One of the first problems is to reduce hallucinations, which will be much harder, because hallucinations are just LLM doing probabilistic things.

The fourth problem is making LLM faster and cheaper, and this will not be completely solved. Some progress has been made in this area, and there will be more progress in the future, but we will never improve to perfection.

The fifth and sixth issues are new architectures and new hardware, which is very challenging, but inevitable over time. Because of the symbiotic relationship between architecture and hardware, where new architectures need to be optimized for general-purpose hardware, and hardware needs to support general-purpose architectures, this problem could potentially be solved by the same company.

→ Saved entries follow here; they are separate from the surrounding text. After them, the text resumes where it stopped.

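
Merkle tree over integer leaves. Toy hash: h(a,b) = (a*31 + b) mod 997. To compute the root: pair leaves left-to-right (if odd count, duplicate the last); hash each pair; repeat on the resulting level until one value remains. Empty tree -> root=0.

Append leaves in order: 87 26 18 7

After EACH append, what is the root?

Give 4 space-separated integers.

After append 87 (leaves=[87]):
  L0: [87]
  root=87
After append 26 (leaves=[87, 26]):
  L0: [87, 26]
  L1: h(87,26)=(87*31+26)%997=729 -> [729]
  root=729
After append 18 (leaves=[87, 26, 18]):
  L0: [87, 26, 18]
  L1: h(87,26)=(87*31+26)%997=729 h(18,18)=(18*31+18)%997=576 -> [729, 576]
  L2: h(729,576)=(729*31+576)%997=244 -> [244]
  root=244
After append 7 (leaves=[87, 26, 18, 7]):
  L0: [87, 26, 18, 7]
  L1: h(87,26)=(87*31+26)%997=729 h(18,7)=(18*31+7)%997=565 -> [729, 565]
  L2: h(729,565)=(729*31+565)%997=233 -> [233]
  root=233

Answer: 87 729 244 233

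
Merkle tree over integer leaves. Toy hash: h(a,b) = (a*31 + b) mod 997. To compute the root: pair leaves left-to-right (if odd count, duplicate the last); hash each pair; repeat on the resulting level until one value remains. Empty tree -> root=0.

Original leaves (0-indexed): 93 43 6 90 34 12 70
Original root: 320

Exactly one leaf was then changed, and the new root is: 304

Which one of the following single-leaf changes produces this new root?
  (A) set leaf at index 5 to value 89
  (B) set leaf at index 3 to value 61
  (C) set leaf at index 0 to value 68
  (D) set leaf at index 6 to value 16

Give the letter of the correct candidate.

Original leaves: [93, 43, 6, 90, 34, 12, 70]
Target new root: 304
Try each candidate change and compute the resulting root:
Candidate A: set leaf[5] = 89 -> leaves = [93, 43, 6, 90, 34, 89, 70]
  L0: [93, 43, 6, 90, 34, 89, 70]
  L1: h(93,43)=(93*31+43)%997=932 h(6,90)=(6*31+90)%997=276 h(34,89)=(34*31+89)%997=146 h(70,70)=(70*31+70)%997=246 -> [932, 276, 146, 246]
  L2: h(932,276)=(932*31+276)%997=255 h(146,246)=(146*31+246)%997=784 -> [255, 784]
  L3: h(255,784)=(255*31+784)%997=713 -> [713]
  root = 713 != target 304
Candidate B: set leaf[3] = 61 -> leaves = [93, 43, 6, 61, 34, 12, 70]
  L0: [93, 43, 6, 61, 34, 12, 70]
  L1: h(93,43)=(93*31+43)%997=932 h(6,61)=(6*31+61)%997=247 h(34,12)=(34*31+12)%997=69 h(70,70)=(70*31+70)%997=246 -> [932, 247, 69, 246]
  L2: h(932,247)=(932*31+247)%997=226 h(69,246)=(69*31+246)%997=391 -> [226, 391]
  L3: h(226,391)=(226*31+391)%997=418 -> [418]
  root = 418 != target 304
Candidate C: set leaf[0] = 68 -> leaves = [68, 43, 6, 90, 34, 12, 70]
  L0: [68, 43, 6, 90, 34, 12, 70]
  L1: h(68,43)=(68*31+43)%997=157 h(6,90)=(6*31+90)%997=276 h(34,12)=(34*31+12)%997=69 h(70,70)=(70*31+70)%997=246 -> [157, 276, 69, 246]
  L2: h(157,276)=(157*31+276)%997=158 h(69,246)=(69*31+246)%997=391 -> [158, 391]
  L3: h(158,391)=(158*31+391)%997=304 -> [304]
  root = 304 == target 304  ** MATCH **
Candidate D: set leaf[6] = 16 -> leaves = [93, 43, 6, 90, 34, 12, 16]
  L0: [93, 43, 6, 90, 34, 12, 16]
  L1: h(93,43)=(93*31+43)%997=932 h(6,90)=(6*31+90)%997=276 h(34,12)=(34*31+12)%997=69 h(16,16)=(16*31+16)%997=512 -> [932, 276, 69, 512]
  L2: h(932,276)=(932*31+276)%997=255 h(69,512)=(69*31+512)%997=657 -> [255, 657]
  L3: h(255,657)=(255*31+657)%997=586 -> [586]
  root = 586 != target 304
Candidate C produces the target root.

Answer: C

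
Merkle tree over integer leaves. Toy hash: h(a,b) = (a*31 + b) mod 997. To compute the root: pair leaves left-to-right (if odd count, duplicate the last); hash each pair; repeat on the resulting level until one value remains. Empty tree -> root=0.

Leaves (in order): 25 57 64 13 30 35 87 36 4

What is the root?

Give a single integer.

L0: [25, 57, 64, 13, 30, 35, 87, 36, 4]
L1: h(25,57)=(25*31+57)%997=832 h(64,13)=(64*31+13)%997=3 h(30,35)=(30*31+35)%997=965 h(87,36)=(87*31+36)%997=739 h(4,4)=(4*31+4)%997=128 -> [832, 3, 965, 739, 128]
L2: h(832,3)=(832*31+3)%997=870 h(965,739)=(965*31+739)%997=744 h(128,128)=(128*31+128)%997=108 -> [870, 744, 108]
L3: h(870,744)=(870*31+744)%997=795 h(108,108)=(108*31+108)%997=465 -> [795, 465]
L4: h(795,465)=(795*31+465)%997=185 -> [185]

Answer: 185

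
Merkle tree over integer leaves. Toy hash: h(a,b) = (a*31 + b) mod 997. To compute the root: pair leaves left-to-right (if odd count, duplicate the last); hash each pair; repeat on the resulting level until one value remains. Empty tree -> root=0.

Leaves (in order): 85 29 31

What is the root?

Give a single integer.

L0: [85, 29, 31]
L1: h(85,29)=(85*31+29)%997=670 h(31,31)=(31*31+31)%997=992 -> [670, 992]
L2: h(670,992)=(670*31+992)%997=825 -> [825]

Answer: 825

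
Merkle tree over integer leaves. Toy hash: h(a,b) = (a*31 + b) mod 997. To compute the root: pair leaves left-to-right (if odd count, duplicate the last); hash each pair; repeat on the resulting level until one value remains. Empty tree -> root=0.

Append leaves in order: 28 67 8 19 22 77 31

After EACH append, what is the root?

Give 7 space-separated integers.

Answer: 28 935 328 339 136 899 135

Derivation:
After append 28 (leaves=[28]):
  L0: [28]
  root=28
After append 67 (leaves=[28, 67]):
  L0: [28, 67]
  L1: h(28,67)=(28*31+67)%997=935 -> [935]
  root=935
After append 8 (leaves=[28, 67, 8]):
  L0: [28, 67, 8]
  L1: h(28,67)=(28*31+67)%997=935 h(8,8)=(8*31+8)%997=256 -> [935, 256]
  L2: h(935,256)=(935*31+256)%997=328 -> [328]
  root=328
After append 19 (leaves=[28, 67, 8, 19]):
  L0: [28, 67, 8, 19]
  L1: h(28,67)=(28*31+67)%997=935 h(8,19)=(8*31+19)%997=267 -> [935, 267]
  L2: h(935,267)=(935*31+267)%997=339 -> [339]
  root=339
After append 22 (leaves=[28, 67, 8, 19, 22]):
  L0: [28, 67, 8, 19, 22]
  L1: h(28,67)=(28*31+67)%997=935 h(8,19)=(8*31+19)%997=267 h(22,22)=(22*31+22)%997=704 -> [935, 267, 704]
  L2: h(935,267)=(935*31+267)%997=339 h(704,704)=(704*31+704)%997=594 -> [339, 594]
  L3: h(339,594)=(339*31+594)%997=136 -> [136]
  root=136
After append 77 (leaves=[28, 67, 8, 19, 22, 77]):
  L0: [28, 67, 8, 19, 22, 77]
  L1: h(28,67)=(28*31+67)%997=935 h(8,19)=(8*31+19)%997=267 h(22,77)=(22*31+77)%997=759 -> [935, 267, 759]
  L2: h(935,267)=(935*31+267)%997=339 h(759,759)=(759*31+759)%997=360 -> [339, 360]
  L3: h(339,360)=(339*31+360)%997=899 -> [899]
  root=899
After append 31 (leaves=[28, 67, 8, 19, 22, 77, 31]):
  L0: [28, 67, 8, 19, 22, 77, 31]
  L1: h(28,67)=(28*31+67)%997=935 h(8,19)=(8*31+19)%997=267 h(22,77)=(22*31+77)%997=759 h(31,31)=(31*31+31)%997=992 -> [935, 267, 759, 992]
  L2: h(935,267)=(935*31+267)%997=339 h(759,992)=(759*31+992)%997=593 -> [339, 593]
  L3: h(339,593)=(339*31+593)%997=135 -> [135]
  root=135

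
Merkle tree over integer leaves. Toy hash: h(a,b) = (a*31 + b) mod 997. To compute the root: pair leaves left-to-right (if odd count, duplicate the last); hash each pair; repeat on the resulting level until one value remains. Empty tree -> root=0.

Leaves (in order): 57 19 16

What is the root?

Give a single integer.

L0: [57, 19, 16]
L1: h(57,19)=(57*31+19)%997=789 h(16,16)=(16*31+16)%997=512 -> [789, 512]
L2: h(789,512)=(789*31+512)%997=46 -> [46]

Answer: 46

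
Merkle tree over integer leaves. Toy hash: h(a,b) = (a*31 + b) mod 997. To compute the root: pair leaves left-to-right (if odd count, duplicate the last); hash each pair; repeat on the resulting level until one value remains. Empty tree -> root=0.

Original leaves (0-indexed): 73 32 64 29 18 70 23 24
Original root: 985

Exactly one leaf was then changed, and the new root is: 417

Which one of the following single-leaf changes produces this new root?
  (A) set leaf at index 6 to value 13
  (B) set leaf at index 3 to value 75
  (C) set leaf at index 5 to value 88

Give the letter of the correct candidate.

Original leaves: [73, 32, 64, 29, 18, 70, 23, 24]
Target new root: 417
Try each candidate change and compute the resulting root:
Candidate A: set leaf[6] = 13 -> leaves = [73, 32, 64, 29, 18, 70, 13, 24]
  L0: [73, 32, 64, 29, 18, 70, 13, 24]
  L1: h(73,32)=(73*31+32)%997=301 h(64,29)=(64*31+29)%997=19 h(18,70)=(18*31+70)%997=628 h(13,24)=(13*31+24)%997=427 -> [301, 19, 628, 427]
  L2: h(301,19)=(301*31+19)%997=377 h(628,427)=(628*31+427)%997=952 -> [377, 952]
  L3: h(377,952)=(377*31+952)%997=675 -> [675]
  root = 675 != target 417
Candidate B: set leaf[3] = 75 -> leaves = [73, 32, 64, 75, 18, 70, 23, 24]
  L0: [73, 32, 64, 75, 18, 70, 23, 24]
  L1: h(73,32)=(73*31+32)%997=301 h(64,75)=(64*31+75)%997=65 h(18,70)=(18*31+70)%997=628 h(23,24)=(23*31+24)%997=737 -> [301, 65, 628, 737]
  L2: h(301,65)=(301*31+65)%997=423 h(628,737)=(628*31+737)%997=265 -> [423, 265]
  L3: h(423,265)=(423*31+265)%997=417 -> [417]
  root = 417 == target 417  ** MATCH **
Candidate C: set leaf[5] = 88 -> leaves = [73, 32, 64, 29, 18, 88, 23, 24]
  L0: [73, 32, 64, 29, 18, 88, 23, 24]
  L1: h(73,32)=(73*31+32)%997=301 h(64,29)=(64*31+29)%997=19 h(18,88)=(18*31+88)%997=646 h(23,24)=(23*31+24)%997=737 -> [301, 19, 646, 737]
  L2: h(301,19)=(301*31+19)%997=377 h(646,737)=(646*31+737)%997=823 -> [377, 823]
  L3: h(377,823)=(377*31+823)%997=546 -> [546]
  root = 546 != target 417
Candidate B produces the target root.

Answer: B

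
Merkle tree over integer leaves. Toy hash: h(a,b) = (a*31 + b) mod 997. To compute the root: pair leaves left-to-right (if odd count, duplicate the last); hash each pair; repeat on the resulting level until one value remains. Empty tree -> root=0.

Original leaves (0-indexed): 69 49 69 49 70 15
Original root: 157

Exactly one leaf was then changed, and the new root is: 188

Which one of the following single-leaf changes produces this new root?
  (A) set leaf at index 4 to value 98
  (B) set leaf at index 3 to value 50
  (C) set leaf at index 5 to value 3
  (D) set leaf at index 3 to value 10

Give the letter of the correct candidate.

Answer: B

Derivation:
Original leaves: [69, 49, 69, 49, 70, 15]
Target new root: 188
Try each candidate change and compute the resulting root:
Candidate A: set leaf[4] = 98 -> leaves = [69, 49, 69, 49, 98, 15]
  L0: [69, 49, 69, 49, 98, 15]
  L1: h(69,49)=(69*31+49)%997=194 h(69,49)=(69*31+49)%997=194 h(98,15)=(98*31+15)%997=62 -> [194, 194, 62]
  L2: h(194,194)=(194*31+194)%997=226 h(62,62)=(62*31+62)%997=987 -> [226, 987]
  L3: h(226,987)=(226*31+987)%997=17 -> [17]
  root = 17 != target 188
Candidate B: set leaf[3] = 50 -> leaves = [69, 49, 69, 50, 70, 15]
  L0: [69, 49, 69, 50, 70, 15]
  L1: h(69,49)=(69*31+49)%997=194 h(69,50)=(69*31+50)%997=195 h(70,15)=(70*31+15)%997=191 -> [194, 195, 191]
  L2: h(194,195)=(194*31+195)%997=227 h(191,191)=(191*31+191)%997=130 -> [227, 130]
  L3: h(227,130)=(227*31+130)%997=188 -> [188]
  root = 188 == target 188  ** MATCH **
Candidate C: set leaf[5] = 3 -> leaves = [69, 49, 69, 49, 70, 3]
  L0: [69, 49, 69, 49, 70, 3]
  L1: h(69,49)=(69*31+49)%997=194 h(69,49)=(69*31+49)%997=194 h(70,3)=(70*31+3)%997=179 -> [194, 194, 179]
  L2: h(194,194)=(194*31+194)%997=226 h(179,179)=(179*31+179)%997=743 -> [226, 743]
  L3: h(226,743)=(226*31+743)%997=770 -> [770]
  root = 770 != target 188
Candidate D: set leaf[3] = 10 -> leaves = [69, 49, 69, 10, 70, 15]
  L0: [69, 49, 69, 10, 70, 15]
  L1: h(69,49)=(69*31+49)%997=194 h(69,10)=(69*31+10)%997=155 h(70,15)=(70*31+15)%997=191 -> [194, 155, 191]
  L2: h(194,155)=(194*31+155)%997=187 h(191,191)=(191*31+191)%997=130 -> [187, 130]
  L3: h(187,130)=(187*31+130)%997=942 -> [942]
  root = 942 != target 188
Candidate B produces the target root.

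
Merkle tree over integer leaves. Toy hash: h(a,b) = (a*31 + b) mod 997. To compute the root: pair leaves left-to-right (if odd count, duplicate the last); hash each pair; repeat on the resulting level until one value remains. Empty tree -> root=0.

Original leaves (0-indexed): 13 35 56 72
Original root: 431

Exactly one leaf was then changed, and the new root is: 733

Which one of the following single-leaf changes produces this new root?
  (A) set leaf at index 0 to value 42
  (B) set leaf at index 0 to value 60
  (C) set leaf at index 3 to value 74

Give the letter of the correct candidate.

Original leaves: [13, 35, 56, 72]
Target new root: 733
Try each candidate change and compute the resulting root:
Candidate A: set leaf[0] = 42 -> leaves = [42, 35, 56, 72]
  L0: [42, 35, 56, 72]
  L1: h(42,35)=(42*31+35)%997=340 h(56,72)=(56*31+72)%997=811 -> [340, 811]
  L2: h(340,811)=(340*31+811)%997=384 -> [384]
  root = 384 != target 733
Candidate B: set leaf[0] = 60 -> leaves = [60, 35, 56, 72]
  L0: [60, 35, 56, 72]
  L1: h(60,35)=(60*31+35)%997=898 h(56,72)=(56*31+72)%997=811 -> [898, 811]
  L2: h(898,811)=(898*31+811)%997=733 -> [733]
  root = 733 == target 733  ** MATCH **
Candidate C: set leaf[3] = 74 -> leaves = [13, 35, 56, 74]
  L0: [13, 35, 56, 74]
  L1: h(13,35)=(13*31+35)%997=438 h(56,74)=(56*31+74)%997=813 -> [438, 813]
  L2: h(438,813)=(438*31+813)%997=433 -> [433]
  root = 433 != target 733
Candidate B produces the target root.

Answer: B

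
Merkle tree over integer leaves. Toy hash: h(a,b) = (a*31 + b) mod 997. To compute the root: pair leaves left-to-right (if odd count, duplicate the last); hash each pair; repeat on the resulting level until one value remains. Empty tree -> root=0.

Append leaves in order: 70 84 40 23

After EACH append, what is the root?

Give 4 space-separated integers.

After append 70 (leaves=[70]):
  L0: [70]
  root=70
After append 84 (leaves=[70, 84]):
  L0: [70, 84]
  L1: h(70,84)=(70*31+84)%997=260 -> [260]
  root=260
After append 40 (leaves=[70, 84, 40]):
  L0: [70, 84, 40]
  L1: h(70,84)=(70*31+84)%997=260 h(40,40)=(40*31+40)%997=283 -> [260, 283]
  L2: h(260,283)=(260*31+283)%997=367 -> [367]
  root=367
After append 23 (leaves=[70, 84, 40, 23]):
  L0: [70, 84, 40, 23]
  L1: h(70,84)=(70*31+84)%997=260 h(40,23)=(40*31+23)%997=266 -> [260, 266]
  L2: h(260,266)=(260*31+266)%997=350 -> [350]
  root=350

Answer: 70 260 367 350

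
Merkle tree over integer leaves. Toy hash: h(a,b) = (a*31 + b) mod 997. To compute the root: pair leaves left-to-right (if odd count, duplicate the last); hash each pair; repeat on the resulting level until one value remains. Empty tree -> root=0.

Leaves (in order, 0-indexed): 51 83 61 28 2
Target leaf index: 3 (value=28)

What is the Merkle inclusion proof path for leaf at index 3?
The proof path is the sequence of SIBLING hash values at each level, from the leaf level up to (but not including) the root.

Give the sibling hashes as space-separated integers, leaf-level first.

L0 (leaves): [51, 83, 61, 28, 2], target index=3
L1: h(51,83)=(51*31+83)%997=667 [pair 0] h(61,28)=(61*31+28)%997=922 [pair 1] h(2,2)=(2*31+2)%997=64 [pair 2] -> [667, 922, 64]
  Sibling for proof at L0: 61
L2: h(667,922)=(667*31+922)%997=662 [pair 0] h(64,64)=(64*31+64)%997=54 [pair 1] -> [662, 54]
  Sibling for proof at L1: 667
L3: h(662,54)=(662*31+54)%997=636 [pair 0] -> [636]
  Sibling for proof at L2: 54
Root: 636
Proof path (sibling hashes from leaf to root): [61, 667, 54]

Answer: 61 667 54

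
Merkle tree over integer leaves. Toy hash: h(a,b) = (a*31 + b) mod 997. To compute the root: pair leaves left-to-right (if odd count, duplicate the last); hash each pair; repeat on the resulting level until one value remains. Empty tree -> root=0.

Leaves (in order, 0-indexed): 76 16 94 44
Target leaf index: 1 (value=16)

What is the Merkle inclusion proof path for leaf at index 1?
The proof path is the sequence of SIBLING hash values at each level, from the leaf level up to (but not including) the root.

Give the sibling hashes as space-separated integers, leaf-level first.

Answer: 76 964

Derivation:
L0 (leaves): [76, 16, 94, 44], target index=1
L1: h(76,16)=(76*31+16)%997=378 [pair 0] h(94,44)=(94*31+44)%997=964 [pair 1] -> [378, 964]
  Sibling for proof at L0: 76
L2: h(378,964)=(378*31+964)%997=718 [pair 0] -> [718]
  Sibling for proof at L1: 964
Root: 718
Proof path (sibling hashes from leaf to root): [76, 964]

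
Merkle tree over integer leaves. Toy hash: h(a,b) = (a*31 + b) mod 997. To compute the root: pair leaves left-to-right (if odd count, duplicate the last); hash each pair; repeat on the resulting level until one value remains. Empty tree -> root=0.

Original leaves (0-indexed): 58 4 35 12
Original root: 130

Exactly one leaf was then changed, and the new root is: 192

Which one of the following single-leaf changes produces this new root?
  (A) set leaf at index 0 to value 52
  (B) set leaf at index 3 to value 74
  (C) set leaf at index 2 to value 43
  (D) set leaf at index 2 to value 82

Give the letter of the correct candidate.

Original leaves: [58, 4, 35, 12]
Target new root: 192
Try each candidate change and compute the resulting root:
Candidate A: set leaf[0] = 52 -> leaves = [52, 4, 35, 12]
  L0: [52, 4, 35, 12]
  L1: h(52,4)=(52*31+4)%997=619 h(35,12)=(35*31+12)%997=100 -> [619, 100]
  L2: h(619,100)=(619*31+100)%997=346 -> [346]
  root = 346 != target 192
Candidate B: set leaf[3] = 74 -> leaves = [58, 4, 35, 74]
  L0: [58, 4, 35, 74]
  L1: h(58,4)=(58*31+4)%997=805 h(35,74)=(35*31+74)%997=162 -> [805, 162]
  L2: h(805,162)=(805*31+162)%997=192 -> [192]
  root = 192 == target 192  ** MATCH **
Candidate C: set leaf[2] = 43 -> leaves = [58, 4, 43, 12]
  L0: [58, 4, 43, 12]
  L1: h(58,4)=(58*31+4)%997=805 h(43,12)=(43*31+12)%997=348 -> [805, 348]
  L2: h(805,348)=(805*31+348)%997=378 -> [378]
  root = 378 != target 192
Candidate D: set leaf[2] = 82 -> leaves = [58, 4, 82, 12]
  L0: [58, 4, 82, 12]
  L1: h(58,4)=(58*31+4)%997=805 h(82,12)=(82*31+12)%997=560 -> [805, 560]
  L2: h(805,560)=(805*31+560)%997=590 -> [590]
  root = 590 != target 192
Candidate B produces the target root.

Answer: B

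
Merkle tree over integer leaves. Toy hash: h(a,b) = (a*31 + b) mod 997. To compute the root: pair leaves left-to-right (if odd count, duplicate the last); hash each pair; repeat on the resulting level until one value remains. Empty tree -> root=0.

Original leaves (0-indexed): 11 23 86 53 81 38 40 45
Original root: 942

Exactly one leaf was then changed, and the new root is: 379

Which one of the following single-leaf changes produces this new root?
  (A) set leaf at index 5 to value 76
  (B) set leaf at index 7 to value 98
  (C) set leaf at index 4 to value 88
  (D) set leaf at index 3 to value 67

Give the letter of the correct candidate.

Answer: D

Derivation:
Original leaves: [11, 23, 86, 53, 81, 38, 40, 45]
Target new root: 379
Try each candidate change and compute the resulting root:
Candidate A: set leaf[5] = 76 -> leaves = [11, 23, 86, 53, 81, 76, 40, 45]
  L0: [11, 23, 86, 53, 81, 76, 40, 45]
  L1: h(11,23)=(11*31+23)%997=364 h(86,53)=(86*31+53)%997=725 h(81,76)=(81*31+76)%997=593 h(40,45)=(40*31+45)%997=288 -> [364, 725, 593, 288]
  L2: h(364,725)=(364*31+725)%997=45 h(593,288)=(593*31+288)%997=725 -> [45, 725]
  L3: h(45,725)=(45*31+725)%997=126 -> [126]
  root = 126 != target 379
Candidate B: set leaf[7] = 98 -> leaves = [11, 23, 86, 53, 81, 38, 40, 98]
  L0: [11, 23, 86, 53, 81, 38, 40, 98]
  L1: h(11,23)=(11*31+23)%997=364 h(86,53)=(86*31+53)%997=725 h(81,38)=(81*31+38)%997=555 h(40,98)=(40*31+98)%997=341 -> [364, 725, 555, 341]
  L2: h(364,725)=(364*31+725)%997=45 h(555,341)=(555*31+341)%997=597 -> [45, 597]
  L3: h(45,597)=(45*31+597)%997=995 -> [995]
  root = 995 != target 379
Candidate C: set leaf[4] = 88 -> leaves = [11, 23, 86, 53, 88, 38, 40, 45]
  L0: [11, 23, 86, 53, 88, 38, 40, 45]
  L1: h(11,23)=(11*31+23)%997=364 h(86,53)=(86*31+53)%997=725 h(88,38)=(88*31+38)%997=772 h(40,45)=(40*31+45)%997=288 -> [364, 725, 772, 288]
  L2: h(364,725)=(364*31+725)%997=45 h(772,288)=(772*31+288)%997=292 -> [45, 292]
  L3: h(45,292)=(45*31+292)%997=690 -> [690]
  root = 690 != target 379
Candidate D: set leaf[3] = 67 -> leaves = [11, 23, 86, 67, 81, 38, 40, 45]
  L0: [11, 23, 86, 67, 81, 38, 40, 45]
  L1: h(11,23)=(11*31+23)%997=364 h(86,67)=(86*31+67)%997=739 h(81,38)=(81*31+38)%997=555 h(40,45)=(40*31+45)%997=288 -> [364, 739, 555, 288]
  L2: h(364,739)=(364*31+739)%997=59 h(555,288)=(555*31+288)%997=544 -> [59, 544]
  L3: h(59,544)=(59*31+544)%997=379 -> [379]
  root = 379 == target 379  ** MATCH **
Candidate D produces the target root.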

There are also problems that cannot be solved with technical knowledge alone. For example, the eighth problem of improving methods for learning from human preferences may be more of a policy issue than a technical one. Speaking of the ninth question, improving interface efficiency, this is more like a user experience problem, and more people with non-technical backgrounds are needed to solve this problem together.

If you want to look at these problems from other angles, Chip Huyen recommends reading the following paper.